Although the ancient site known as Stobi in central Macedonia, in modern day FYROM, has been the subject of numerous excavations and research over the past century, only 15- 20 percent of its remains have been uncovered. Since 2008, however, renewed excavations under the auspices of the Balkan Heritage Foundation have been busy opening a new window on an ancient Roman city that, for a time, was a major center of trade and commerce.

Now, a team of archaeologists, students and volunteers will be returning to the site in August of 2013 to continue unearthing the northern residential section of the city, near a center that has already yielded such remains as a large theater, a city wall, a forum, a synagogue, a baptistry and a water supply system. During recent excavation seasons archaeologists have uncovered evidence of a necropolis (in use from the 1st century BC to the 5th century AD) and an ancient temple dated to the 2nd and 3rd centuries AD.

“The excavations in 2011 and 2012 were focused on the Northern Residential Area of Ancient Stobi, inhabited from the Late Hellenistic till the Late Roman period. Further excavations at the same area are planned for next season in conjunction with the efforts of the National Institute (NI) Stobi in order to preserve and display this part of the site. The layers to be studied in 2013 mainly include the Roman and Late Roman periods of the existing ancient neighborhood.”, state the field directors.
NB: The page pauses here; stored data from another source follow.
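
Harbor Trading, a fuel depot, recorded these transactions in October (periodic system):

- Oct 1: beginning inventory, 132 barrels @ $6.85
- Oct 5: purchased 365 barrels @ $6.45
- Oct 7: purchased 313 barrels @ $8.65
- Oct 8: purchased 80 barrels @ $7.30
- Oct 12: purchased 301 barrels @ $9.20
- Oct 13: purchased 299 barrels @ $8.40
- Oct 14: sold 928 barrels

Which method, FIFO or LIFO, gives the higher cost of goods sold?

FIFO COGS: 132 @ $6.85 + 365 @ $6.45 + 313 @ $8.65 + 80 @ $7.30 + 38 @ $9.20 = $6,899.50
LIFO COGS: 299 @ $8.40 + 301 @ $9.20 + 80 @ $7.30 + 248 @ $8.65 = $8,010.00

LIFO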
Historical references and archaeological excavations have indicated continuous occupation in Stobi from the 6th century BC to the 6th century AD. Investigations have yielded remains of the Archaic (6th century BC) and Classical periods (5th-4th century BC), evidencing the earliest periods of Stobi’s history. The Roman historian Titus Livy writes that in 197 BC the Macedonian king Philip V defeated the Dardanians in the vicinity of Stobi and, also according to Livy, during the Roman conquests in Macedonia, Stobi became an important center for salt trading. But it wasn’t until AD 69 when Emperor Vespasian granted Stobi the rank of municipium and the right to mint its own coins, becoming a city of significance within the Roman Empire. Because of its salt trading and its strategic position between two rivers, located near the ancient road along the Vardar valley and branches of the Via Diagonalis and Via Egnatia, the city became a center of prosperity beginning in the 1st century AD. In the 4th century, Stobi became an important Christian center and a seat of bishops, and in the 5th and 6th centuries it was the capital city of the Roman province of Macedonia Secunda. The city finally saw its end when it was destroyed by an earthquake in 518 AD.

Through the excavations, archaeologists hope to be able to shed additional light on the lifeways of the ancient population and their interaction and relationship with other ancient centers throughout the Roman and Byzantine world of the time.